The simple fact is that resources for analyzing information are limited, even for the federal government. This became completely obvious in the months after 9/11, when it was gradually revealed that we had more than enough information to track down the hijackers, but we didn’t have the resources to piece it all together. This new system is aimed at gathering huge additional amounts of information, and there’s some pie in the sky plan to sift through it with greater efficiency than we can currently manage. I just don’t think it can work. At some level, information has to percolate to decision makers in usable form, and generally that means from a real person who they trust to make decisions.

Getting back to baseball, I read an article a few months ago about how the Oakland A’s don’t scout high school players for the draft, they only scout college players. This is a pretty arbitrary way to decide who to scout, but it still works to the A’s advantage, because even though it eliminates a huge pool of players from consideration, it enables them to decide among the smaller pool of players with a much greater degree of confidence.

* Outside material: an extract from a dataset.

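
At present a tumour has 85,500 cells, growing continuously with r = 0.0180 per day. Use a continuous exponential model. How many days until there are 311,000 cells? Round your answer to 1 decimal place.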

Spying on every single American and trying to pull needles out of the haystack (even in an automated fashion) is simply not going to be as productive as focusing on likely suspects. And trashing the civil liberties of every American in service of possibly slowing down terrorism is foolish in the extreme. There are countries out there that successfully monitor all of their citizens. Iraq is one of them — of course the intelligence services in Iraq are monstrous, and they spend nearly all of their time spying on Iraqis, and they have programs by which all citizens are encouraged to spy on their neighbors and family members. East Germany was another fine example of a country that had a working program for spying on all its citizens. Are these the countries we want to emulate?

We can do better than hiring criminals to spy on us.